Quartzite is a metamorphic rock is one that has been altered by energy that can include pressure and heat. It was originally sandstone before heat and compression fused the sand grains together creating a large network of crystals, going from mineral to sandstone then sandstone to quartzite. Because of its unique make-up, and breath-taking patterns, quartzite can be priced higher than granites, marbles and other stones. Marble, for instance, is also a rock of this type that has been formed from limestone. There are many selections to choose from including: Taj Mahal, Sea Pearl, Mother of Pearl, White Macaubas, Fantasy Brown and Symphony and off-whites to include Nacarado and La Dolce Vita and Perla Venata. Quartzite is chosen for its beauty and unique character, durability and marble like look. True Quartzite does not contain any calcium carbonate and will not etch. Like granite, quartzite is porous and will need to be sealed.
Unfortunately there are many marble looking materials that are marketed as being a Quartzite that are not true Quartzite. These materials often contain calcium carbonate and will etch. It is important to check with the supplier or fabricator to make sure that the material is a true Quartzite. A simple acid test can determine if the material will be suitable for a kitchen application.
Quartz countertops are man-made engineered stone formed by combining primarily ground quartz (a natural hard mineral) with approximately 8-10% resins, polymers, and pigments. This forms a very hard granite-like surface. The appearance varies depending on how the quartz is ground: coarsely ground quartz produces a flecked appearance, while finely ground quartz produces a smooth look.
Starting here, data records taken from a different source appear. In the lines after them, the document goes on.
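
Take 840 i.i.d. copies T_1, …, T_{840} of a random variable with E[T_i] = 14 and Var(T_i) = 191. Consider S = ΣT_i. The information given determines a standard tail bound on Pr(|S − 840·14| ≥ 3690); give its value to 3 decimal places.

With mean and variance of each term known, Chebyshev's inequality bounds the deviation of the sum (or sample mean).
Var(S) = n·Var(T_i) = 840·191 = 160440.
Chebyshev: Pr(|S − 840·14| ≥ 3690) ≤ Var(S)/3690² = 160440/13616100 = 0.0118.

0.012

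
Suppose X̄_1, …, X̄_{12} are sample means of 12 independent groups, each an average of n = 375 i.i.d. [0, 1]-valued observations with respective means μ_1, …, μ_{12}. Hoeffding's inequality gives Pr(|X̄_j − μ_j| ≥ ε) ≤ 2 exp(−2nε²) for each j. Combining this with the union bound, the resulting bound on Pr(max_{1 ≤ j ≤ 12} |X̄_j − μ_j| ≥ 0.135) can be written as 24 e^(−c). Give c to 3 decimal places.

Union bound over the 12 events: Pr(max_{1 ≤ j ≤ 12} |X̄_j − μ_j| ≥ 0.135) ≤ 12·2·exp(−2nε²) = 24 exp(−2·375·0.135²).
So c = 2·375·0.135² = 13.6687.

13.669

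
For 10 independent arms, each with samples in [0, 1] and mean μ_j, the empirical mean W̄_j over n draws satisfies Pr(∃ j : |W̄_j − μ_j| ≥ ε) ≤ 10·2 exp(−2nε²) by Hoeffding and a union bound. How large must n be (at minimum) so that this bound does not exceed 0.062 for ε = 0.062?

752

Need 2·10·exp(−2nε²) ≤ 0.062, i.e. exp(−2nε²) ≤ 0.062/20.
So 2nε² ≥ ln(20/0.062) = 5.776353.
Hence n ≥ 5.776353/(2·0.062²) = 751.347.
The smallest integer n is 752.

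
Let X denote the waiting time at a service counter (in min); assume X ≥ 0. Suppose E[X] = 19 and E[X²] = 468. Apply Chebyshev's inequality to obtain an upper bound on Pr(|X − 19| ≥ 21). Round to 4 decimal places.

Var(X) = E[X²] − (E[X])² = 468 − 361 = 107.
Chebyshev's inequality: Pr(|X − μ| ≥ t) ≤ Var(X)/t² = 107/441 = 0.2426.

0.2426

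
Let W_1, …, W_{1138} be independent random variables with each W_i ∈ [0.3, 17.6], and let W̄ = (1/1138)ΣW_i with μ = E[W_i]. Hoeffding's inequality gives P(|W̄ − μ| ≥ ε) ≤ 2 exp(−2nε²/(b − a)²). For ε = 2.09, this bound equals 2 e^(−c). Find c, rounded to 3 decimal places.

33.218

c = 2nε²/(b − a)² = 2·1138·2.09² / 17.3² = 33.2179.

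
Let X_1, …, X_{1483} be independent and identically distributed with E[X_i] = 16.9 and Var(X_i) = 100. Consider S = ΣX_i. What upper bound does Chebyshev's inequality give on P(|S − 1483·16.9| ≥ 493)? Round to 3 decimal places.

Var(S) = n·Var(X_i) = 1483·100 = 148300.
Chebyshev: P(|S − 1483·16.9| ≥ 493) ≤ Var(S)/493² = 148300/243049 = 0.6102.

0.610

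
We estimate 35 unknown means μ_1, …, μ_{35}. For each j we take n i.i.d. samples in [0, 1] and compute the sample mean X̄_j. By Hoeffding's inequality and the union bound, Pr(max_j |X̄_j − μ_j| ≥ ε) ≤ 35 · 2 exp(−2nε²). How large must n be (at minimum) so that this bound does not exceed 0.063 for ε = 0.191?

Need 2·35·exp(−2nε²) ≤ 0.063, i.e. exp(−2nε²) ≤ 0.063/70.
So 2nε² ≥ ln(70/0.063) = 7.013116.
Hence n ≥ 7.013116/(2·0.191²) = 96.120.
The smallest integer n is 97.

97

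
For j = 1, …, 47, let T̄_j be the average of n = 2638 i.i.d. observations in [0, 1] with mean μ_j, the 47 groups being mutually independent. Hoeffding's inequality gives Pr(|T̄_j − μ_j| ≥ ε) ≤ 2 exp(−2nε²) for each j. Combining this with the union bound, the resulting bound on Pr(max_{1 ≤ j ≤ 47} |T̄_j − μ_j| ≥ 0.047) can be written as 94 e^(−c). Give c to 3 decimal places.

Union bound over the 47 events: Pr(max_{1 ≤ j ≤ 47} |T̄_j − μ_j| ≥ 0.047) ≤ 47·2·exp(−2nε²) = 94 exp(−2·2638·0.047²).
So c = 2·2638·0.047² = 11.6547.

11.655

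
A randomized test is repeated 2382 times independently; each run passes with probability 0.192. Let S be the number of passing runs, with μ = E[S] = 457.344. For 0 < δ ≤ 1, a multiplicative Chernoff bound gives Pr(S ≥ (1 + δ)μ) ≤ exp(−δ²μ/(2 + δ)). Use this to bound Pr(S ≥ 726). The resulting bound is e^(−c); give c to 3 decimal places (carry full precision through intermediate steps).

Write 726 = (1 + δ)μ, so δ = 726/457.344 − 1 = 0.5874265…
Then the exponent is δ²μ/(2 + δ) = (726 − μ)² / (μ·(2 + δ)) = 60.993292.

60.993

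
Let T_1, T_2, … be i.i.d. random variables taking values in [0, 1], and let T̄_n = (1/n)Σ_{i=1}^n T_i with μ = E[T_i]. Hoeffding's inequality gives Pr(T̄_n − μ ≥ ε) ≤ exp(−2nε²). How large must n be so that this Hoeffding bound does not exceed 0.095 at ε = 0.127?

73

Require exp(−2nε²) ≤ 0.095, i.e. 2nε² ≥ ln(1/0.095) = 2.353878.
So n ≥ 2.353878 / (2·0.127²) = 72.970.
The smallest integer n is 73.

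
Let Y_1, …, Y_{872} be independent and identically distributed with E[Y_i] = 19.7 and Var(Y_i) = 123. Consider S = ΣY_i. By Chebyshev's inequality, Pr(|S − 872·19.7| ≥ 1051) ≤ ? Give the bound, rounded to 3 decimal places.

0.097

Var(S) = n·Var(Y_i) = 872·123 = 107256.
Chebyshev: Pr(|S − 872·19.7| ≥ 1051) ≤ Var(S)/1051² = 107256/1104601 = 0.0971.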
Quartz material is available in an array of choices, those made to look like natural stone and more solid color choices with little movement in the pattern. Quartz countertops are easy to care for though specific manufacture directions should be referred to before deciding on which material is best for you. Quartz can not be used for exterior applications.
Wasn’t that fun! Maybe not quite like ride on the Magic School Bus, but now you are armed with information when you are out shopping for your new project materials.